Triple shame of ‘honour’ killings in cowardly Britain

Paul Sheehan; 14/2/09; Review
Daughters Of Shame; Jasvinder Sanghera; Hachette

When Rahan Arshad, a Pakistani living in Britain, decided to bash his wife to death, he bought a baseball bat for the purpose. His wife’s name was Uzma Rahan. Her premeditated murder shocked the public but even more shocking was the appalling complicity and cowardice of the British public sector in the face of so many similar murders. For years, British school teachers, social workers, police officers, immigration officials, academic ideologues, political activists and bureaucrats at all levels had remained silent, inert or deliberately obtuse about the self- evident subculture of violence, bullying, fraud, racism, intimidation and coercion within the British Asian community, all driven by the concept of family “honour”.

See: No Internet Text; The Sydney Morning Herald
Teachers, social workers, police and others were terrified, literally, of the accusation of “racist”. So thousands of women of Pakistani, Indian or Bangladeshi origin were, and continue to be, murdered, raped, battered, humiliated, isolated, intimidated, disowned, forced into marriages or made complicit in immigration fraud when so many could have been protected. The problem is acute in the Pakistani community, which, not coincidentally, is also the wellspring of Muslim fundamentalism in Britain.
One woman finally broke the membrane of intimidation. Jasvinder Sanghera, born in England to an Indian Sikh migrant family, wrote about her experiences and received a lot of publicity. She then encountered a wall of denial. “A lot of theĀ  schools don’t want anything to do with me,” she writes in Daughters Of Shame. “They say the things rm talking about are ‘culturally sensitive’ and they don’t want to upset parents … A girl goes missing, or turns up covered in bruises, and you have your suspicions but it’s always being drummed into us: be careful of cultural sensitivities, steer clear of what you don’t understand. The last thing we want is another accusation of racism.”
Such moral cowardice, especially by “progressive” teachers, is a recurring theme of Daughters Of Shame. This gives the book’s title its triple meaning. It refers not just to the thousands of Asian women in Britain trapped and brutalised but to the national shame of the problem being ignored or denied for decades.
The third meaning is the reference to Sanghera’s first book, Shame, published in 2007, a memoir of her escape, at 16, from a forced marriage and the closed
Sikh community in Derby. It details her elopement, estrangement, rejection and the suicide of a sister, Robina, who burned herself to death after being bullied mercilessly by her husband.
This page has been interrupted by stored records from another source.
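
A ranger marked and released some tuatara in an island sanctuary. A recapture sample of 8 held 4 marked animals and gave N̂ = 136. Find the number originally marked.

M = 68

From N = M·C/R: M = N·R / C = 136·4 / 8 = 544 / 8 = 68.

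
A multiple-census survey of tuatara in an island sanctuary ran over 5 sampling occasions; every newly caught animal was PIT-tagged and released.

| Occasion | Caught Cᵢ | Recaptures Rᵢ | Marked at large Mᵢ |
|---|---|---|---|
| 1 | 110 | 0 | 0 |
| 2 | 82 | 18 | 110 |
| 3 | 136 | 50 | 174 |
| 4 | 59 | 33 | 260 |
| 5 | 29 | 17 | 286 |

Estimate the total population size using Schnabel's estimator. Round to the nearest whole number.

Σ MᵢCᵢ = 0·110 + 110·82 + 174·136 + 260·59 + 286·29 = 0 + 9020 + 23664 + 15340 + 8294 = 56318
Σ Rᵢ = 0 + 18 + 50 + 33 + 17 = 118
N̂ = 56318 / 118 ≈ 477.3 → 477

N ≈ 477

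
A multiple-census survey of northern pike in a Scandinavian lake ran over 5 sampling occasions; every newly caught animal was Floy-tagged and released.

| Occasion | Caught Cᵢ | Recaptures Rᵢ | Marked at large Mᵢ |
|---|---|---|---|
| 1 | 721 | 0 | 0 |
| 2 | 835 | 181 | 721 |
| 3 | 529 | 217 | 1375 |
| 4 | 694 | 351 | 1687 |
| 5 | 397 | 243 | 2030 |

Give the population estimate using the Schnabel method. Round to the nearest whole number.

N ≈ 3333

Σ MᵢCᵢ = 0·721 + 721·835 + 1375·529 + 1687·694 + 2030·397 = 0 + 602035 + 727375 + 1170778 + 805910 = 3306098
Σ Rᵢ = 0 + 181 + 217 + 351 + 243 = 992
N̂ = 3306098 / 992 ≈ 3332.8 → 3333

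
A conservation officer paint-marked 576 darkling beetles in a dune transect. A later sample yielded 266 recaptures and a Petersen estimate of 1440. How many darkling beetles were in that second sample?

C = 665

From N = M·C/R: C = N·R / M = 1440·266 / 576 = 383040 / 576 = 665.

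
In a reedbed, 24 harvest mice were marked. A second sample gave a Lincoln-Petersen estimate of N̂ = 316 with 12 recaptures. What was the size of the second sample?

From N = M·C/R: C = N·R / M = 316·12 / 24 = 3792 / 24 = 158.

C = 158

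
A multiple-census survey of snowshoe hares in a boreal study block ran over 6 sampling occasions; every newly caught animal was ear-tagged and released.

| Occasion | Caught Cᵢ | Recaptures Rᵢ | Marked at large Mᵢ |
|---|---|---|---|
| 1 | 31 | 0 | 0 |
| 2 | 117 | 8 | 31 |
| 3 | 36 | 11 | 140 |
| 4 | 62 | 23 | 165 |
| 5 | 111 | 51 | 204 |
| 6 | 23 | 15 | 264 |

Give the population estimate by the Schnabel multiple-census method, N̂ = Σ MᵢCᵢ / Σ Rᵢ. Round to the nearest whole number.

N ≈ 441

Σ MᵢCᵢ = 0·31 + 31·117 + 140·36 + 165·62 + 204·111 + 264·23 = 0 + 3627 + 5040 + 10230 + 22644 + 6072 = 47613
Σ Rᵢ = 0 + 8 + 11 + 23 + 51 + 15 = 108
N̂ = 47613 / 108 ≈ 440.9 → 441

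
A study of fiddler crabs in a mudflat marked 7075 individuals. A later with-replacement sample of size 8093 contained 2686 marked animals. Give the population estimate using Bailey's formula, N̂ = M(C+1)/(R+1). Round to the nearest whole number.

N̂ = 7075·(8093+1)/(2686+1) = 7075·8094/2687 = 57265050/2687 ≈ 21311.9 → 21312

N ≈ 21,312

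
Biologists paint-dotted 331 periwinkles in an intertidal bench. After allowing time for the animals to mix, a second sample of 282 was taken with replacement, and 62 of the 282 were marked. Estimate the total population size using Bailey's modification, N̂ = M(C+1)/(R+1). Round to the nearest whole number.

N̂ = 331·(282+1)/(62+1) = 331·283/63 = 93673/63 ≈ 1486.9 → 1487

N ≈ 1487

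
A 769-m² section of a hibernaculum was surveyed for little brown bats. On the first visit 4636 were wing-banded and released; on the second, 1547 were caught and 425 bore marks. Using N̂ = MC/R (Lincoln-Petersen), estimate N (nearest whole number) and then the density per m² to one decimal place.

density ≈ 21.9 little brown bats per m²

N̂ = 4636·1547/425 = 7171892/425 ≈ 16875.0 → 16875
Density = N̂ / area = 16875 / 769 ≈ 21.94 → 21.9 per m²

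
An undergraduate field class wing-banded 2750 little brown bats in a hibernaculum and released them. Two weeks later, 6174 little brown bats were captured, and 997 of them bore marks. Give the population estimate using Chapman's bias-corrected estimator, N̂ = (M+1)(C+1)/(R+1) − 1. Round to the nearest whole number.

N̂ = (2750+1)(6174+1)/(997+1) − 1 = 2751·6175/998 − 1
= 16987425/998 − 1 ≈ 17021.47 − 1 ≈ 17020.47 → 17020

N ≈ 17,020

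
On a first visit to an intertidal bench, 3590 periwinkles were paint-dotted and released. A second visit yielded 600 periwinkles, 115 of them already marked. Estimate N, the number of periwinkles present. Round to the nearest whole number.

N ≈ 18,730

Lincoln-Petersen assumes M/N = R/C, so N = M·C / R.
N = (3590 × 600) / 115 = 2154000 / 115 ≈ 18730.4 → 18730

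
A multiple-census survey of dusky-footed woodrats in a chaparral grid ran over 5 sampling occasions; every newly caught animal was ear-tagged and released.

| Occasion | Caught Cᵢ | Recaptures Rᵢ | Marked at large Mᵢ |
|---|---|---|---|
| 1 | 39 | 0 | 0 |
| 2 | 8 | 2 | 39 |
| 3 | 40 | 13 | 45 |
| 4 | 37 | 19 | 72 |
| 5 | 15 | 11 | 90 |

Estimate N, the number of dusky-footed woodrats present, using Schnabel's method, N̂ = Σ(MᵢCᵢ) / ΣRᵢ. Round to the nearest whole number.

Σ MᵢCᵢ = 0·39 + 39·8 + 45·40 + 72·37 + 90·15 = 0 + 312 + 1800 + 2664 + 1350 = 6126
Σ Rᵢ = 0 + 2 + 13 + 19 + 11 = 45
N̂ = 6126 / 45 ≈ 136.1 → 136

N ≈ 136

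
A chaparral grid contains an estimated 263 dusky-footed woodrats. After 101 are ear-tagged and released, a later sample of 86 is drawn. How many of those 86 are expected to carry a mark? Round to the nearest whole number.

expected recaptures ≈ 33

Expected recaptures E[R] = M·C / N.
E[R] = 101 × 86 / 263 = 8686 / 263 ≈ 33.0 → 33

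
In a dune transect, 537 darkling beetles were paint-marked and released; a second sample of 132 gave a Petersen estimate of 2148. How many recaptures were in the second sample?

From N = M·C/R: R = M·C / N = 537·132 / 2148 = 70884 / 2148 = 33.

R = 33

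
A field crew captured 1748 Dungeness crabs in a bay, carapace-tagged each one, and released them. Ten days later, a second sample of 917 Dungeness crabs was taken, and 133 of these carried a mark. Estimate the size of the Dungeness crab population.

N = 12,052

Lincoln-Petersen assumes M/N = R/C, so N = M·C / R.
N = (1748 × 917) / 133 = 1602916 / 133 = 12052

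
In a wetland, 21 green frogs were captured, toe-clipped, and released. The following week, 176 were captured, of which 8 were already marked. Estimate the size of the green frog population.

N = 462

N = (21 × 176) / 8 = 3696 / 8 = 462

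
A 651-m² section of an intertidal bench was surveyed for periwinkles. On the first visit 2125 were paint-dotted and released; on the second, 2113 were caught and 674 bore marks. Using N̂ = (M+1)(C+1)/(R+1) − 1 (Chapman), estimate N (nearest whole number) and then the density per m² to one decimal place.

N̂ = 2126·2114/675 − 1 = 4494364/675 − 1 ≈ 6657.3 → 6657
Density = N̂ / area = 6657 / 651 ≈ 10.23 → 10.2 per m²

density ≈ 10.2 periwinkles per m²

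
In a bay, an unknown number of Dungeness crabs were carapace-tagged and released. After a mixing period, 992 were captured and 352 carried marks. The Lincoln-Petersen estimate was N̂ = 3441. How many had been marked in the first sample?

From N = M·C/R: M = N·R / C = 3441·352 / 992 = 1211232 / 992 = 1221.

M = 1221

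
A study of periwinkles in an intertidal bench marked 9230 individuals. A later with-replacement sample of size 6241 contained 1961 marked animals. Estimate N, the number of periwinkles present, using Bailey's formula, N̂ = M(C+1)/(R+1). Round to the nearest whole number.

N̂ = 9230·(6241+1)/(1961+1) = 9230·6242/1962 = 57613660/1962 ≈ 29364.8 → 29365

N ≈ 29,365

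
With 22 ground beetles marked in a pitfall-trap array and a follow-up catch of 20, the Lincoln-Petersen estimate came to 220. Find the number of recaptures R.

From N = M·C/R: R = M·C / N = 22·20 / 220 = 440 / 220 = 2.

R = 2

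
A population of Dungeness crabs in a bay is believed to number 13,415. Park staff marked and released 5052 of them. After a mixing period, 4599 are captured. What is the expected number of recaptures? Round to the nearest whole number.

expected recaptures ≈ 1732

The marked fraction of the population is 5052/13415, so in a sample of 4599 expect C·(M/N) marked.
E[R] = 5052 × 4599 / 13415 = 23234148 / 13415 ≈ 1732.0 → 1732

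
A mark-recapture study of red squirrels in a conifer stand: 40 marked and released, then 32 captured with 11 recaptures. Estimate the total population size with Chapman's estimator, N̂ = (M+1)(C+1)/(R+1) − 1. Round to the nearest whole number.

N ≈ 112

N̂ = (40+1)(32+1)/(11+1) − 1 = 41·33/12 − 1
= 1353/12 − 1 ≈ 112.8 − 1 ≈ 111.8 → 112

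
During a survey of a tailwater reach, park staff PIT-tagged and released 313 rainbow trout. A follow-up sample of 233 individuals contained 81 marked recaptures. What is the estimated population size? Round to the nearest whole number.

N ≈ 900

The marked fraction in the recapture sample should equal the marked fraction in the population: 81/233 = 313/N.
N = (313 × 233) / 81 = 72929 / 81 ≈ 900.4 → 900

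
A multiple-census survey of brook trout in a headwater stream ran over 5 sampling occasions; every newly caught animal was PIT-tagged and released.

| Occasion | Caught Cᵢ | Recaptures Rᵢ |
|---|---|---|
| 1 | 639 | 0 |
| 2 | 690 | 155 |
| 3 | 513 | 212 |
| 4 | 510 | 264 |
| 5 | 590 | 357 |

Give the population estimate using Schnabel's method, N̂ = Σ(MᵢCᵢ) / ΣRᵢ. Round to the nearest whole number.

N ≈ 2845

Marked at large before each occasion: Mᵢ = Σⱼ<ᵢ (Cⱼ − Rⱼ) → M1=0, M2=639, M3=1174, M4=1475, M5=1721
Σ MᵢCᵢ = 0·639 + 639·690 + 1174·513 + 1475·510 + 1721·590 = 0 + 440910 + 602262 + 752250 + 1015390 = 2810812
Σ Rᵢ = 0 + 155 + 212 + 264 + 357 = 988
N̂ = 2810812 / 988 ≈ 2845.0 → 2845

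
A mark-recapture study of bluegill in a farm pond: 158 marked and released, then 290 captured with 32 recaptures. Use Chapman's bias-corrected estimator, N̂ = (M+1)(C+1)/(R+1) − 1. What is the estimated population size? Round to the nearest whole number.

N ≈ 1401

N̂ = (158+1)(290+1)/(32+1) − 1 = 159·291/33 − 1
= 46269/33 − 1 ≈ 1402.1 − 1 ≈ 1401.1 → 1401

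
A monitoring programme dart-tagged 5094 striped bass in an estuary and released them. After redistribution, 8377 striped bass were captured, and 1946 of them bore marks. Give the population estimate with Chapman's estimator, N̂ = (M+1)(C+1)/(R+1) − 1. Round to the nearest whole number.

N̂ = (5094+1)(8377+1)/(1946+1) − 1 = 5095·8378/1947 − 1
= 42685910/1947 − 1 ≈ 21923.9 − 1 ≈ 21922.9 → 21923

N ≈ 21,923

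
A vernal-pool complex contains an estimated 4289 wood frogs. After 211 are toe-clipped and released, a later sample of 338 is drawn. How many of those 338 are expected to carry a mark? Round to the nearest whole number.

The marked fraction of the population is 211/4289, so in a sample of 338 expect C·(M/N) marked.
E[R] = 211 × 338 / 4289 = 71318 / 4289 ≈ 16.6 → 17

expected recaptures ≈ 17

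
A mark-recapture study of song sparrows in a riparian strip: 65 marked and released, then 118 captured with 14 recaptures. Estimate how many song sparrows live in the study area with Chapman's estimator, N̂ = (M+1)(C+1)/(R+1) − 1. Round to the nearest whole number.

N ≈ 523

N̂ = (65+1)(118+1)/(14+1) − 1 = 66·119/15 − 1
= 7854/15 − 1 ≈ 523.6 − 1 ≈ 522.6 → 523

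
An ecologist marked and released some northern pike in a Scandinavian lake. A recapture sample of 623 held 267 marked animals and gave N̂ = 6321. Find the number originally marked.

M = 2709

From N = M·C/R: M = N·R / C = 6321·267 / 623 = 1687707 / 623 = 2709.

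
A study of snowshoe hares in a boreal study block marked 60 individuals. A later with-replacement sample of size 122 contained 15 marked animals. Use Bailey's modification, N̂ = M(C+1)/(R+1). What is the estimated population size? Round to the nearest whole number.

N ≈ 461

N̂ = 60·(122+1)/(15+1) = 60·123/16 = 7380/16 ≈ 461.2 → 461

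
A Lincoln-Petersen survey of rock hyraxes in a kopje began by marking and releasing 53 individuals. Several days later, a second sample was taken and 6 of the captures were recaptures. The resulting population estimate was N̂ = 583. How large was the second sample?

C = 66

From N = M·C/R: C = N·R / M = 583·6 / 53 = 3498 / 53 = 66.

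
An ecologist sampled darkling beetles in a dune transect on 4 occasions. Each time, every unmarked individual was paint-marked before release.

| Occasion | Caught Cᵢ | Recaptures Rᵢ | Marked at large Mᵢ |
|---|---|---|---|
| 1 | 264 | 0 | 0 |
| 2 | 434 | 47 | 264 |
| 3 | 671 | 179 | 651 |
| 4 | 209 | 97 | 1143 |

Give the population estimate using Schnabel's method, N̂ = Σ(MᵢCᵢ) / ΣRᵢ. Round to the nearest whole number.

N ≈ 2447

Σ MᵢCᵢ = 0·264 + 264·434 + 651·671 + 1143·209 = 0 + 114576 + 436821 + 238887 = 790284
Σ Rᵢ = 0 + 47 + 179 + 97 = 323
N̂ = 790284 / 323 ≈ 2446.7 → 2447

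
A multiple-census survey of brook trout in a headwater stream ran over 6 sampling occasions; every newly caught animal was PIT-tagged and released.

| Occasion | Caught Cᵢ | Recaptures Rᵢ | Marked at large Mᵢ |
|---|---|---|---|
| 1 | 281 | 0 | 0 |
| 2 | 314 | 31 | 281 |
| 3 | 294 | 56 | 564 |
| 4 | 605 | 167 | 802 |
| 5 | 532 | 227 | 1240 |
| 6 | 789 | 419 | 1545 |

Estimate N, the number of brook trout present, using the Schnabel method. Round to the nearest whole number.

Σ MᵢCᵢ = 0·281 + 281·314 + 564·294 + 802·605 + 1240·532 + 1545·789 = 0 + 88234 + 165816 + 485210 + 659680 + 1219005 = 2617945
Σ Rᵢ = 0 + 31 + 56 + 167 + 227 + 419 = 900
N̂ = 2617945 / 900 ≈ 2908.8 → 2909

N ≈ 2909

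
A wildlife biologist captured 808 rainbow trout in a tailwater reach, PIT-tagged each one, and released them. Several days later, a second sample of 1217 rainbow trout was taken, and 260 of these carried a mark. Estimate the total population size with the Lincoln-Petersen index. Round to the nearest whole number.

N = (808 × 1217) / 260 = 983336 / 260 ≈ 3782.1 → 3782

N ≈ 3782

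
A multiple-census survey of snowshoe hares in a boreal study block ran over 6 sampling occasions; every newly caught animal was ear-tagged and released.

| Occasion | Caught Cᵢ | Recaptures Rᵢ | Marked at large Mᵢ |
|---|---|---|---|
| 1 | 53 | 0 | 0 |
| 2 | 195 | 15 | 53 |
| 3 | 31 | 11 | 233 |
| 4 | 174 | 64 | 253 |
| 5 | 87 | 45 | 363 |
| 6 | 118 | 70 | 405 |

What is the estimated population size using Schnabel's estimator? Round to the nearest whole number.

Σ MᵢCᵢ = 0·53 + 53·195 + 233·31 + 253·174 + 363·87 + 405·118 = 0 + 10335 + 7223 + 44022 + 31581 + 47790 = 140951
Σ Rᵢ = 0 + 15 + 11 + 64 + 45 + 70 = 205
N̂ = 140951 / 205 ≈ 687.6 → 688

N ≈ 688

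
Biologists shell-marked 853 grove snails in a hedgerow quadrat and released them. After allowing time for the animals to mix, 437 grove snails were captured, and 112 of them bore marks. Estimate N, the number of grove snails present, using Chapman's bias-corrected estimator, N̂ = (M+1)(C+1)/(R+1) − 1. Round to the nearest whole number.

N ≈ 3309

N̂ = (853+1)(437+1)/(112+1) − 1 = 854·438/113 − 1
= 374052/113 − 1 ≈ 3310.2 − 1 ≈ 3309.2 → 3309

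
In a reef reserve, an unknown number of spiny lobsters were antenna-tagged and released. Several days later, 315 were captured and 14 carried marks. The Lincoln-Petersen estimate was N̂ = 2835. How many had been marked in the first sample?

From N = M·C/R: M = N·R / C = 2835·14 / 315 = 39690 / 315 = 126.

M = 126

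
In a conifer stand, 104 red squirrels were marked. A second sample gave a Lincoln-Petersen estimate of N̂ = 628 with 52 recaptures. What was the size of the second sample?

C = 314

From N = M·C/R: C = N·R / M = 628·52 / 104 = 32656 / 104 = 314.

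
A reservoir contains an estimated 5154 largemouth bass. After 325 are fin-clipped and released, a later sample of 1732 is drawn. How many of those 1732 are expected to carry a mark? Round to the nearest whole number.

The marked fraction of the population is 325/5154, so in a sample of 1732 expect C·(M/N) marked.
E[R] = 325 × 1732 / 5154 = 562900 / 5154 ≈ 109.2 → 109

expected recaptures ≈ 109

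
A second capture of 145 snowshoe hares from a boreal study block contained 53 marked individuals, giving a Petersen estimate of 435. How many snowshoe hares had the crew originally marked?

M = 159

From N = M·C/R: M = N·R / C = 435·53 / 145 = 23055 / 145 = 159.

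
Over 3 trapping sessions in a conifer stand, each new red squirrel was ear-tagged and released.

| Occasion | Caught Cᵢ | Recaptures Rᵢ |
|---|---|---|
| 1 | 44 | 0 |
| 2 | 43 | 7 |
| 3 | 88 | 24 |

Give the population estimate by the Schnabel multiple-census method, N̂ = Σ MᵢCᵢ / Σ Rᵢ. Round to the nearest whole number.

Marked at large before each occasion: Mᵢ = Σⱼ<ᵢ (Cⱼ − Rⱼ) → M1=0, M2=44, M3=80
Σ MᵢCᵢ = 0·44 + 44·43 + 80·88 = 0 + 1892 + 7040 = 8932
Σ Rᵢ = 0 + 7 + 24 = 31
N̂ = 8932 / 31 ≈ 288.1 → 288

N ≈ 288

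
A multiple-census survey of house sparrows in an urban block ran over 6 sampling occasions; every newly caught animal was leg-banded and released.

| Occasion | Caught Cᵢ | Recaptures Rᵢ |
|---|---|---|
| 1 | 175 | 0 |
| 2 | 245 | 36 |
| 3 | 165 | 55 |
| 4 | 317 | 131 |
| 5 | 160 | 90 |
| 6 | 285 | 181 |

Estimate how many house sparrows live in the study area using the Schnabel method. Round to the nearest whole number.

Marked at large before each occasion: Mᵢ = Σⱼ<ᵢ (Cⱼ − Rⱼ) → M1=0, M2=175, M3=384, M4=494, M5=680, M6=750
Σ MᵢCᵢ = 0·175 + 175·245 + 384·165 + 494·317 + 680·160 + 750·285 = 0 + 42875 + 63360 + 156598 + 108800 + 213750 = 585383
Σ Rᵢ = 0 + 36 + 55 + 131 + 90 + 181 = 493
N̂ = 585383 / 493 ≈ 1187.4 → 1187

N ≈ 1187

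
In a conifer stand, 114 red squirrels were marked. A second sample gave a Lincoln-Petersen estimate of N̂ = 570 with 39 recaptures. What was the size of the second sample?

C = 195

From N = M·C/R: C = N·R / M = 570·39 / 114 = 22230 / 114 = 195.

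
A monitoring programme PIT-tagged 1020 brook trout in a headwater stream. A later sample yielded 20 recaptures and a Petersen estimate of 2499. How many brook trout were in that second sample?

C = 49

From N = M·C/R: C = N·R / M = 2499·20 / 1020 = 49980 / 1020 = 49.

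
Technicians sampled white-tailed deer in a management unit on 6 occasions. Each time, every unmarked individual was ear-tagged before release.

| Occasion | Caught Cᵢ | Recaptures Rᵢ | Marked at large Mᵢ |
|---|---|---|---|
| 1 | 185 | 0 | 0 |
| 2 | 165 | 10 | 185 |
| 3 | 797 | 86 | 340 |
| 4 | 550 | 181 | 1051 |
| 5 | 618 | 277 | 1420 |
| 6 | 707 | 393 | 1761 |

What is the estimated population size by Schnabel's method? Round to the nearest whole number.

Σ MᵢCᵢ = 0·185 + 185·165 + 340·797 + 1051·550 + 1420·618 + 1761·707 = 0 + 30525 + 270980 + 578050 + 877560 + 1245027 = 3002142
Σ Rᵢ = 0 + 10 + 86 + 181 + 277 + 393 = 947
N̂ = 3002142 / 947 ≈ 3170.2 → 3170

N ≈ 3170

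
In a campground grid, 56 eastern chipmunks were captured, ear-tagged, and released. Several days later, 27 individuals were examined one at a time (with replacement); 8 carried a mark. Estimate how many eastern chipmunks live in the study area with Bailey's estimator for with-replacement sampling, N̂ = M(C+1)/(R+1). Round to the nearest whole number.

N̂ = 56·(27+1)/(8+1) = 56·28/9 = 1568/9 ≈ 174.2 → 174

N ≈ 174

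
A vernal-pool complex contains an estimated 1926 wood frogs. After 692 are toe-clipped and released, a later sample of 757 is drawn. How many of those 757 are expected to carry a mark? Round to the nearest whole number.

The marked fraction of the population is 692/1926, so in a sample of 757 expect C·(M/N) marked.
E[R] = 692 × 757 / 1926 = 523844 / 1926 ≈ 272.0 → 272

expected recaptures ≈ 272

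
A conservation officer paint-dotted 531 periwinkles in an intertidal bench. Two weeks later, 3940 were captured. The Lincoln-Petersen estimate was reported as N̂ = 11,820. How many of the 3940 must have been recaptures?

R = 177

From N = M·C/R: R = M·C / N = 531·3940 / 11820 = 2092140 / 11820 = 177.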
At the end of Shame, Sanghera wrote: “Did you know that the suicide rate among young Asian women in Britain is three times the national average? I believe that many of them, like Robina, are driven to kill themselves; it’s just a cleaner, more convenient form of murder.”
In 2007, Shame was a bestseller in Britain, Sanghera was honoured as Britain’s Woman of the Year and the Forced Marriage (Civil Protection) Act became law, giving the state the power to pre-empt forced marriages. The ensuing Forced Marriage Unit is contacted by about 5000 people a year.
Two years later, Sanghera returns to the fray with Daughters Of Shame. Although she widens her lens, the sequel is not weighed down with statistics or polemic. Rather, in a briskly written narrative, she lays down story after story of her experiences with other Asian women, largely through the Karma Nirvana women’s centre that she set up in Derby to help woman escaping from forced marriages, violent husbands or oppressive families.
What shocks is the scale of the persecution.
Last year, the Association of Chief Police Officers estimated that at least 17,000 “honour” crimes are committed in Britain every year and the number of young Asian women subject to forced marriages, kidnappings, sexual assaults, beatings and even murder is up to 35 times higher than official figures.
These figures do not appear in Sanghera’s book but this is the hidden terrain of Daughters Of Shame. She writes about the women who come through the door of Karma Nirvana or phone the hotline. She puts flesh on the bones of what is barely hinted at in the official statistics: “Wearing lipstick, owning a mobile phone, cutting your hair; any of these things could be said to bring dishonour on a family because those are all signs that a girl is getting Westernised, which is what Asian families fight so hard against.”
She writes of Sajida Bibi, murdered on her wedding day, because she, not her family, chose her husband. She writes that one in every three rail suicides in Britain takes place on the London Paddington track between Slough and Southall, two predominantly Asian suburbs. All the suicides are Asian women.
One would assume, as Britain absorbs the third generation of immigrant families from South Asia, that this cultural divide would be eroding with time.

The statistics say otherwise. Near the end of Daughters Of Shame, Sanghera surveys her world, sees a violent struggle going on over the rights and freedoms of women, especially in the Muslim community, and concludes: “I think it’s getting worse.”